After years of deliberating my motivations for running a marathon, I have finally decided to give it a go. That’s right, on May 1, 2011 – at 6:30 a.m., to be precise – I will join several thousand runners at the starting line of the Cincinnati Flying Pig Marathon. Runners World recently rated this marathon on its top ten list of great marathons for first timers (See January 2011, A 1st to Remember). This recommendation, coupled with my desire to try regional variations on the humble hot dog, will lead me to Cincinnati for my first marathon!

I picked up running at a transformational point in my life. I had left my profession as a photojournalist and was trying to find clarity by returning to school for an additional degree. This was the time when I met my future wife, Dharma, and it was also a point when I decided to make major changes to my lifestyle and physical well-being. In hindsight, I know that I made many good decisions during this time of confusion!

Although I have now been running for over 8 years, there have been varying levels of my commitment to the sport. Usually, I am most committed when I have a specific goal in mind, such as a race or a set number of miles that I wish to achieve over a time period. My last distance “race” was in 2008, which is when I completed my second half-marathon.

This past autumn I created a new list of personal and professional goals. Running a marathon ranked near the top of my priorities. Having just completed my first century on a bicycle, I decided that a marathon in spring 2011 would help to keep up my endurance built from my training on the bike. The weather and lack of sunlight will certainly be a motivational obstacle over the coming months. However, I just successfully completed my pre-training, so I am optimistic about moving forward at this time.

Today marks the beginning of my eighteen-week training program, which was designed by running extraordinaire Hal Higdon. I found success using Higdon’s plans for both of the half-marathons I ran in the past, which is why I have chosen to use another of his plans for achieving this goal. Additionally, I am currently reading his book Marathon: The Ultimate Training Guide.

I will be writing throughout the course of my training as a means to reflect and share my experiences with this milestone. I invite you to read along and to share your thoughts. And, if you find yourself in Cincinnati on May 1, come find me and we can share a Cincinnati Cheese Coney after the run!

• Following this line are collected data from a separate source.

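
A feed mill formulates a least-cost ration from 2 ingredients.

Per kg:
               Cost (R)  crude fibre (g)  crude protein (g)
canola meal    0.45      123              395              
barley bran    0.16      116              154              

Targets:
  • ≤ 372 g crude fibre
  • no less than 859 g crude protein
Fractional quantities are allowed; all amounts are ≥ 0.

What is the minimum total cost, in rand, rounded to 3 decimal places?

R0.955

Set it up as a linear program. Let x1 = kg of canola meal, x2 = kg of barley bran.
Minimise 0.45x1 + 0.16x2 with:
  123x1 + 116x2 ≤ 372   (crude fibre)
  395x1 + 154x2 ≥ 859   (crude protein)
  x1, x2 ≥ 0.
Both inputs are positive at the optimum. The crude fibre and crude protein requirements are met with equality.
So canola meal = 1.576 kg, barley bran = 1.536 kg.
Hence cost = 0.45·1.576 + 0.16·1.536 = R0.95496.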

Higdon’s Ten Truths of Marathon Success:

  • Truth Number 1: Progressively longer runs will get you to the finish line.
  • Truth Number 2: Scheduling rest days is the key to staying healthy.
  • Truth Number 3: Taking one step back allows you to take two steps forward.
  • Truth Number 4: Speed training can be a double-edged sword.
  • Truth Number 5: Learning pace and learning to race are the two most critical skills.
  • Truth Number 6: Consistency rather than spectacular workouts is what counts in the long run.
  • Truth Number 7: Nutrition is an oft-overlooked factor in marathon success.
  • Truth Number 8: Practice everything connected with the marathon, not just the running of it.
  • Truth Number 9: Reducing training several weeks before the marathon is essential.
  • Truth Number 10: You’ll go only as far as your motivation will carry you.